By: Tiziana Onstead
Art isn’t solely paintings of fruit and old portraits hung in quiet museums. Art is alive and takes any form the mind molding it opts to create.
“Yeah, that’s my crazy brain,” said Mary Ratcliff, a resident artist at the Museum of Contemporary Art in Jacksonville, as she explained her latest project.
Ratcliff is creating a life size house with a door visitors can walk through. But she isn’t constructing this structure with wood and nails—she’s using yarn.
The yarn, donated from the local communities and by people as far away as Ohio, is held together by a series of knots that resemble a staircase.
“The idea is to support yourself as you climb the staircase,” said Ratcliff. A metaphorical description behind the bonding and growth of individuals and the communities they are a part of.

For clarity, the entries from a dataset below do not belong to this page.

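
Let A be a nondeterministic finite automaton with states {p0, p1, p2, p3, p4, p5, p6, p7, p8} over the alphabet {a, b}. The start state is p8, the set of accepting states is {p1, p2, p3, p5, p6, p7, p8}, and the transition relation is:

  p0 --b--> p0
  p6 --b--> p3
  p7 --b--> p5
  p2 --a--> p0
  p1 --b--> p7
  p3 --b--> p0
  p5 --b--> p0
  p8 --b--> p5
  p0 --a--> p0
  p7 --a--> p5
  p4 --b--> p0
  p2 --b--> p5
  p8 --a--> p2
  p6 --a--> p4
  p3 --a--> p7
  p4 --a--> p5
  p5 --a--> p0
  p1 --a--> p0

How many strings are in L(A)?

The useful subgraph on states {p2, p5, p8} is acyclic, so L(A) is finite; the longest accepting path visits 3 useful states, giving maximum string length 2.
Counting accepting paths from p8 by length: 1 of length 0, 2 of length 1, 1 of length 2. Total 4.

4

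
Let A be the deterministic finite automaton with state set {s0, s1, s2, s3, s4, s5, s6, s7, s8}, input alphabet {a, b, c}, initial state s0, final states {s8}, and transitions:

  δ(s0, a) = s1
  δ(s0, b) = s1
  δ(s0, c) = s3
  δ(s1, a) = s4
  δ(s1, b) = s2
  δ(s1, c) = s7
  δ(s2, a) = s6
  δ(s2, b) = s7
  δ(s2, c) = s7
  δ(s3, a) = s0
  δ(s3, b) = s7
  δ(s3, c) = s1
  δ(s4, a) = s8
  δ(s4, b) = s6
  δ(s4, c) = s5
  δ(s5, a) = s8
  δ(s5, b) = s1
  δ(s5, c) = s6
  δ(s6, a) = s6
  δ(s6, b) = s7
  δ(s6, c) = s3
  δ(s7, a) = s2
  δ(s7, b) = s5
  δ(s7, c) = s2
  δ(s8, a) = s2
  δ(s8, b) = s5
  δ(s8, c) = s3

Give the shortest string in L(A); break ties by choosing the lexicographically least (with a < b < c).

aaa

A breadth-first search from s0 reaches an accepting state first via the path s0 → s1 → s4 → s8 on input aaa.
No string of length < 3 is accepted (BFS exhausts all shorter strings without reaching an accepting state), and aaa is the lexicographically least accepting string of length 3.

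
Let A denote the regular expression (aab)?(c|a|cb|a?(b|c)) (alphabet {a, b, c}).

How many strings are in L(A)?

12

The expression has no Kleene star, so L(A) is finite. Expanding the alternatives gives {a, b, c, ab, ac, cb, aaba, aabb, aabc, aabab, aabac, aabcb}.
That is 3 of length 1, 3 of length 2, 3 of length 4, 3 of length 5: 12 strings in all.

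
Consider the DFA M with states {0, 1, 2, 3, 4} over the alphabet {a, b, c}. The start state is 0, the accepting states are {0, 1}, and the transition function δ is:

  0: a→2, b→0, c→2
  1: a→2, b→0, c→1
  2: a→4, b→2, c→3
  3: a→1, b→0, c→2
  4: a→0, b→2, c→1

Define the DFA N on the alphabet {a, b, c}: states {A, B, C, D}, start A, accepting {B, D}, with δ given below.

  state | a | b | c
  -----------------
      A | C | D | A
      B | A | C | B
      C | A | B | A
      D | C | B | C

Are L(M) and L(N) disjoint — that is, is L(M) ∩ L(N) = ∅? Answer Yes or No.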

Ratcliff’s display will be unveiled on MOCA’s fifth floor in December. But traditional museums aren’t the only place to experience art in Jacksonville.
Crystal Floyd creates and displays art at CoRK Art Studios, named after its location at the corner of Rosselle and King streets in Riverside. CoRK was originally a group of warehouses, but was converted to an art space in 2011.
“Anybody doing something good for this community, we want to have a space for them to work together,” said Floyd.
And that’s exactly what CoRK does.
The studios began with only eight artists using the space to create, but has since grown to around 70. The growth, according to Floyd, allows for the intermingling of ideas in the creative process. But, it’s not just a place for creators.
CoRK hosts various art shows throughout the year that not only invite the public, but also encourage their involvement and interaction. The studios also host two open house events each year that showcase all of CoRK’s artists and their work.
Both MOCA and CoRK highlight their upcoming events online, but given CoRK’s do-it-yourself attitude, some shows are better found through flyers in Riverside.